After completing this lesson, you will be able to explain data requirements and setup
Introduction to Data Transformation.

Introduction to Data Transformation

Activities and interactions within source systems leave behind digital traces. These traces are generated as users engage with various software applications, leaving behind a trial of timestamped events. These events capture essential information such as the activities performed, the order of execution, and the entities involved (e.g., users, systems, or departments). Digital traces serve as the raw data source for process mining analyses, offering a detailed and objective perspective on how processes unfold in practice.
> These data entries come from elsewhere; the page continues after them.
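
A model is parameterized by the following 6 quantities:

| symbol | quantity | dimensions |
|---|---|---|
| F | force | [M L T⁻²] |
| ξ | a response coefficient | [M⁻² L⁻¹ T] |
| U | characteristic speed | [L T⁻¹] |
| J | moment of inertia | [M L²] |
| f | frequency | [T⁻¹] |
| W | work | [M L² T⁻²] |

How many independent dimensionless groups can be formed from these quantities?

3

There are 6 variables and 3 base dimensions (M, L, T).
The dimension matrix has rank 3.
Independent dimensionless groups: 6 − 3 = 3.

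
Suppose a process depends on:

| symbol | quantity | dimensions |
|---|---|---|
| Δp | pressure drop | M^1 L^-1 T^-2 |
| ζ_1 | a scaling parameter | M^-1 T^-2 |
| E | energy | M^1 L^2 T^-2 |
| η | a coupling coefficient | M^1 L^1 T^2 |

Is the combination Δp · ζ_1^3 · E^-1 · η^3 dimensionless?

Sum the exponent of each base dimension across the product:
  M: [Δp]_M + 3·[ζ_1]_M − [E]_M + 3·[η]_M = (1) + 3·(-1) − (1) + 3·(1) = 0
  L: [Δp]_L + 3·[ζ_1]_L − [E]_L + 3·[η]_L = (-1) + 3·(0) − (2) + 3·(1) = 0
  T: [Δp]_T + 3·[ζ_1]_T − [E]_T + 3·[η]_T = (-2) + 3·(-2) − (-2) + 3·(2) = 0
All base exponents vanish — dimensionless.

yes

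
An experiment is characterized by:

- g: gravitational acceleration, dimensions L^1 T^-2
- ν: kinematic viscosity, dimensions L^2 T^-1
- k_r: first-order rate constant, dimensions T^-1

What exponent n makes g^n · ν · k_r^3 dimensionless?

Balance the L exponent: (1)·n from g, plus (2) + 3·(0) = 2 from the rest, must sum to zero.
n + 2 = 0, so n = -2.

-2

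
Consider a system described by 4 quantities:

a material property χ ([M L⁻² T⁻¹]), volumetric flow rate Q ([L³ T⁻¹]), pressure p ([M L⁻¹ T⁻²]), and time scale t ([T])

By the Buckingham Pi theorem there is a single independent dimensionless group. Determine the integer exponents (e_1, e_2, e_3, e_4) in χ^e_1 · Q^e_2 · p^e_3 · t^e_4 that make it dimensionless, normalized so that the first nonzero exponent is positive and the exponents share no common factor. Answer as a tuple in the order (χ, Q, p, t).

(3, 1, -3, -2)

M: e_1·(1) + e_2·(0) + e_3·(1) + e_4·(0) = 0
L: e_1·(-2) + e_2·(3) + e_3·(-1) + e_4·(0) = 0
T: e_1·(-1) + e_2·(-1) + e_3·(-2) + e_4·(1) = 0
Solving this homogeneous linear system for the smallest-integer solution (first nonzero entry positive) gives (3, 1, -3, -2).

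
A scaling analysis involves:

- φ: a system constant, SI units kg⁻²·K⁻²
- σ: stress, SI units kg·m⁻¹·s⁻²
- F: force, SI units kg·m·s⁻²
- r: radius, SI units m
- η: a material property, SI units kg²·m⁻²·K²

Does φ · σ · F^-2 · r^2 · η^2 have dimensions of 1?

Sum the exponent of each base dimension across the product:
  M: [φ]_M + [σ]_M − 2·[F]_M + 2·[r]_M + 2·[η]_M = (-2) + (1) − 2·(1) + 2·(0) + 2·(2) = 1
  L: [φ]_L + [σ]_L − 2·[F]_L + 2·[r]_L + 2·[η]_L = (0) + (-1) − 2·(1) + 2·(1) + 2·(-2) = -5
  T: [φ]_T + [σ]_T − 2·[F]_T + 2·[r]_T + 2·[η]_T = (0) + (-2) − 2·(-2) + 2·(0) + 2·(0) = 2
  Θ: [φ]_Θ + [σ]_Θ − 2·[F]_Θ + 2·[r]_Θ + 2·[η]_Θ = (-2) + (0) − 2·(0) + 2·(0) + 2·(2) = 2
Net dimensions [M L⁻⁵ T² Θ²] ≠ [1] — not dimensionless.

no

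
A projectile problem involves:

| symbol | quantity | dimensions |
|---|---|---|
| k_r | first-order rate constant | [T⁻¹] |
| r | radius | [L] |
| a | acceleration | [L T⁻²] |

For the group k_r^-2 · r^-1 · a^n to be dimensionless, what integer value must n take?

Balance the L exponent: (1)·n from a, plus −2·(0) − (1) = -1 from the rest, must sum to zero.
n − 1 = 0, so n = 1.

1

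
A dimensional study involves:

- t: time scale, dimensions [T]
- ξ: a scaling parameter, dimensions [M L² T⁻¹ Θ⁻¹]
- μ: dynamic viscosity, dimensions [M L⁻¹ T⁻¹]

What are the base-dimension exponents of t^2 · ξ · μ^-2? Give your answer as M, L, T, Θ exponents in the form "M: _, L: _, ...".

M: -1, L: 4, T: 3, Θ: -1

Collect each base-dimension exponent across the product:
  M: 2·(0) + (1) − 2·(1) = -1
  L: 2·(0) + (2) − 2·(-1) = 4
  T: 2·(1) + (-1) − 2·(-1) = 3
  Θ: 2·(0) + (-1) − 2·(0) = -1
So the dimensions are [M⁻¹ L⁴ T³ Θ⁻¹].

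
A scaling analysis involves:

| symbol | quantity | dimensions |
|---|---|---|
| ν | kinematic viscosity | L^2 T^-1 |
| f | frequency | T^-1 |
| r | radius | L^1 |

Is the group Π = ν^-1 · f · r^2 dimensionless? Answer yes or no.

yes

Sum the exponent of each base dimension across the product:
  M: −[ν]_M + [f]_M + 2·[r]_M = −(0) + (0) + 2·(0) = 0
  L: −[ν]_L + [f]_L + 2·[r]_L = −(2) + (0) + 2·(1) = 0
  T: −[ν]_T + [f]_T + 2·[r]_T = −(-1) + (-1) + 2·(0) = 0
  Θ: −[ν]_Θ + [f]_Θ + 2·[r]_Θ = −(0) + (0) + 2·(0) = 0
All base exponents vanish — dimensionless.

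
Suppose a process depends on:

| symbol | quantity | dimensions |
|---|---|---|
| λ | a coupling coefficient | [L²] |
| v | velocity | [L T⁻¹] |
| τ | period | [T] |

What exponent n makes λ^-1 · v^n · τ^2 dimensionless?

2

Balance the L exponent: (1)·n from v, plus −(2) + 2·(0) = -2 from the rest, must sum to zero.
n − 2 = 0, so n = 2.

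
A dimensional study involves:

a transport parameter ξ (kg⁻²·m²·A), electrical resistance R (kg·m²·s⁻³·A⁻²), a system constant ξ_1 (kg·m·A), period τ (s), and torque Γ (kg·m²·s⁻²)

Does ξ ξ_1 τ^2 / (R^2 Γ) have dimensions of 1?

no

Sum the exponent of each base dimension across the product:
  M: [ξ]_M − 2·[R]_M + [ξ_1]_M + 2·[τ]_M − [Γ]_M = (-2) − 2·(1) + (1) + 2·(0) − (1) = -4
  L: [ξ]_L − 2·[R]_L + [ξ_1]_L + 2·[τ]_L − [Γ]_L = (2) − 2·(2) + (1) + 2·(0) − (2) = -3
  T: [ξ]_T − 2·[R]_T + [ξ_1]_T + 2·[τ]_T − [Γ]_T = (0) − 2·(-3) + (0) + 2·(1) − (-2) = 10
  I: [ξ]_I − 2·[R]_I + [ξ_1]_I + 2·[τ]_I − [Γ]_I = (1) − 2·(-2) + (1) + 2·(0) − (0) = 6
Net dimensions [M⁻⁴ L⁻³ T¹⁰ I⁶] ≠ [1] — not dimensionless.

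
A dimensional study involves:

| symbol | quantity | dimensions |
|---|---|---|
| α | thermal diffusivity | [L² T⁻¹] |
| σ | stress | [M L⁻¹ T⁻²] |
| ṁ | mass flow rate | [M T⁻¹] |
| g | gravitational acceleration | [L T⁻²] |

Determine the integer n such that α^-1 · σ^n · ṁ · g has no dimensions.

Balance the M exponent: (1)·n from σ, plus −(0) + (1) + (0) = 1 from the rest, must sum to zero.
n + 1 = 0, so n = -1.

-1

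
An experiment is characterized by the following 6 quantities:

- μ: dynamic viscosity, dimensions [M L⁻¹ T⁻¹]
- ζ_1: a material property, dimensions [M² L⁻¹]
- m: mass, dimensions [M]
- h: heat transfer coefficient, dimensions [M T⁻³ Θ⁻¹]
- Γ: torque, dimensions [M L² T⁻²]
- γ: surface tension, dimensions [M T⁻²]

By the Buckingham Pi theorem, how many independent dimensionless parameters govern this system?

2

There are 6 variables and 4 base dimensions (M, L, T, Θ).
The dimension matrix has rank 4.
Independent dimensionless groups: 6 − 4 = 2.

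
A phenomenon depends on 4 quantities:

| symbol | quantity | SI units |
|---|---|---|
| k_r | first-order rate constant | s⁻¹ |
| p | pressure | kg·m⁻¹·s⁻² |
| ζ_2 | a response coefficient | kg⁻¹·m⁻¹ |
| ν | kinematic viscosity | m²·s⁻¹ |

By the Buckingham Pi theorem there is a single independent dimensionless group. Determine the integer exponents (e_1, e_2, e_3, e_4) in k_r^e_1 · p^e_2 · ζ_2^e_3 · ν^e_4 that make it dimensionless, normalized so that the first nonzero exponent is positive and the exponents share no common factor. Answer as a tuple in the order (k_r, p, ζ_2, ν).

(3, -1, -1, -1)

M: e_1·(0) + e_2·(1) + e_3·(-1) + e_4·(0) = 0
L: e_1·(0) + e_2·(-1) + e_3·(-1) + e_4·(2) = 0
T: e_1·(-1) + e_2·(-2) + e_3·(0) + e_4·(-1) = 0
Solving this homogeneous linear system for the smallest-integer solution (first nonzero entry positive) gives (3, -1, -1, -1).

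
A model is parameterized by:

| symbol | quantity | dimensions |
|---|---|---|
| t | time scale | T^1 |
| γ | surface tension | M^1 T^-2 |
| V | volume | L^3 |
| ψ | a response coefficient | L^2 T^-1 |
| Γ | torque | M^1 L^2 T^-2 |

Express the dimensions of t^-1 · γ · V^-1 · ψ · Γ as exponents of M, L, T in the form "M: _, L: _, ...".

M: 2, L: 1, T: -6

Collect each base-dimension exponent across the product:
  M: −(0) + (1) − (0) + (0) + (1) = 2
  L: −(0) + (0) − (3) + (2) + (2) = 1
  T: −(1) + (-2) − (0) + (-1) + (-2) = -6
So the dimensions are [M² L T⁻⁶].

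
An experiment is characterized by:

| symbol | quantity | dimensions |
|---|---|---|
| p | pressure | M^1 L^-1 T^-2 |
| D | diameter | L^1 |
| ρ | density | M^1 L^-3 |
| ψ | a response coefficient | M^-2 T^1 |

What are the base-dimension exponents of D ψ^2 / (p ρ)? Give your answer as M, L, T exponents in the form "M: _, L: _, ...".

M: -6, L: 5, T: 4

Collect each base-dimension exponent across the product:
  M: −(1) + (0) − (1) + 2·(-2) = -6
  L: −(-1) + (1) − (-3) + 2·(0) = 5
  T: −(-2) + (0) − (0) + 2·(1) = 4
So the dimensions are [M⁻⁶ L⁵ T⁴].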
Business objects represent the entities that compose a business process. These could include documents, orders, invoices, etc. Subsets of a business process act on individual business objects, and the compilation all the business objects compose the entire business process. Using a procure-to-pay process as an example, the associated business objects are:

  • Purchase Requisition (PR)
  • Purchase Order (PO)
  • Invoice

All changes and transactions referring to these objects are stored in a database. Now, with SAP Signavio Process Intelligence, those details can be explored. They get extracted and transformed in a way that allows backtracking of all the steps. Those recreated steps are stored in an event log.
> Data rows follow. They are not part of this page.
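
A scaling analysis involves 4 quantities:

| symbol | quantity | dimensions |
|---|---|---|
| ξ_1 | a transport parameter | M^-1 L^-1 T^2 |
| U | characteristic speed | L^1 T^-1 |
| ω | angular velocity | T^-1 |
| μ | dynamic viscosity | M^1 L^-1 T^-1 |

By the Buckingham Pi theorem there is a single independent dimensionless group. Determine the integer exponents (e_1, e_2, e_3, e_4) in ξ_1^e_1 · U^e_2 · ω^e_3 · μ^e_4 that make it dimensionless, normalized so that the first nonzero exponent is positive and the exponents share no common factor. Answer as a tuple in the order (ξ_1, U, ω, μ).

(1, 2, -1, 1)

M: e_1·(-1) + e_2·(0) + e_3·(0) + e_4·(1) = 0
L: e_1·(-1) + e_2·(1) + e_3·(0) + e_4·(-1) = 0
T: e_1·(2) + e_2·(-1) + e_3·(-1) + e_4·(-1) = 0
Solving this homogeneous linear system for the smallest-integer solution (first nonzero entry positive) gives (1, 2, -1, 1).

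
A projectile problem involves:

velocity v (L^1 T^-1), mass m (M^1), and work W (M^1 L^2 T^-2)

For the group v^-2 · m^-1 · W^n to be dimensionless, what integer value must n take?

Balance the M exponent: (1)·n from W, plus −2·(0) − (1) = -1 from the rest, must sum to zero.
n − 1 = 0, so n = 1.

1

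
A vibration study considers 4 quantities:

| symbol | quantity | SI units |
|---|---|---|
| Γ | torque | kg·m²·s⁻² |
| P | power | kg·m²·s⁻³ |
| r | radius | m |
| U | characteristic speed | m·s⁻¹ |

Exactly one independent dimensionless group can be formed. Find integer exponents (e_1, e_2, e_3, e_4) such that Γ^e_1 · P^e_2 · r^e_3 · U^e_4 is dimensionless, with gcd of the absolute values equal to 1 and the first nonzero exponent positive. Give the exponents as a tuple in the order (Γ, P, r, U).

(1, -1, -1, 1)

M: e_1·(1) + e_2·(1) + e_3·(0) + e_4·(0) = 0
L: e_1·(2) + e_2·(2) + e_3·(1) + e_4·(1) = 0
T: e_1·(-2) + e_2·(-3) + e_3·(0) + e_4·(-1) = 0
Solving this homogeneous linear system for the smallest-integer solution (first nonzero entry positive) gives (1, -1, -1, 1).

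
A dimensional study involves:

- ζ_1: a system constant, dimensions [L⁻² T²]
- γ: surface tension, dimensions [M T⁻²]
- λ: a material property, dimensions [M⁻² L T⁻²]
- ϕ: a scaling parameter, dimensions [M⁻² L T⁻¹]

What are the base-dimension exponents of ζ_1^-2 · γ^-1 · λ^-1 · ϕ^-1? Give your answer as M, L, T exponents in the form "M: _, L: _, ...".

M: 3, L: 2, T: 1

Collect each base-dimension exponent across the product:
  M: −2·(0) − (1) − (-2) − (-2) = 3
  L: −2·(-2) − (0) − (1) − (1) = 2
  T: −2·(2) − (-2) − (-2) − (-1) = 1
So the dimensions are [M³ L² T].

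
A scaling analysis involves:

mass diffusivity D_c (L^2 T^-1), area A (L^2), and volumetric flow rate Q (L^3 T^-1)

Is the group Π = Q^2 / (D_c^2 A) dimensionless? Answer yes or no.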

The event log is a chronological and structured record of events that have occurred within a business process. Each entry in the event log represents an occurrence of a specific activity at a particular point in time within the business process. Data transformation is the process of changing the format, structure, or values of raw data from ERP systems in order to create the event log.

An event log contents a mandatory fields case ID (e.g.: Order ID), event name (e.g.: Name of the activity), and times stamp (e.g.: The time when the specific activity occurred) along with additional attributes.

Importance

Why is data transformation necessary to create an event log? Because all data is stored in different tables. We need to ensure that the extracted data is linked by a unique identifier to their specific cases. How will a system know that Order ID 123 in the order table and Invoice ID 456 in the invoice table belong to the same case?

What's your Case?

Defining the correct case identifier (ID) is one of the most important points in data transformation. The case ID defines the scope of the process. It determines where the process starts and ends. In a Procurement process, if the case ID is defined by the purchase document ID, every single request will be considered a new case - it doesn't matter if multiple requests might be combined into one order.

If the case ID is defined by the order ID, the data set will contain all orders as cases, regardless of their underlying purchase requests. A combination of both would also lead to cases for every purchase request. At the end, the answer depends on what business object or document should be analyzed in terms of its lifecycle. The case attribute and the event logs are then build on the basis of the case ID.

Data Load

The last part of ETL is the Data Load phase. This covers the tasks to upload the transformed data into the Process Intelligence front end.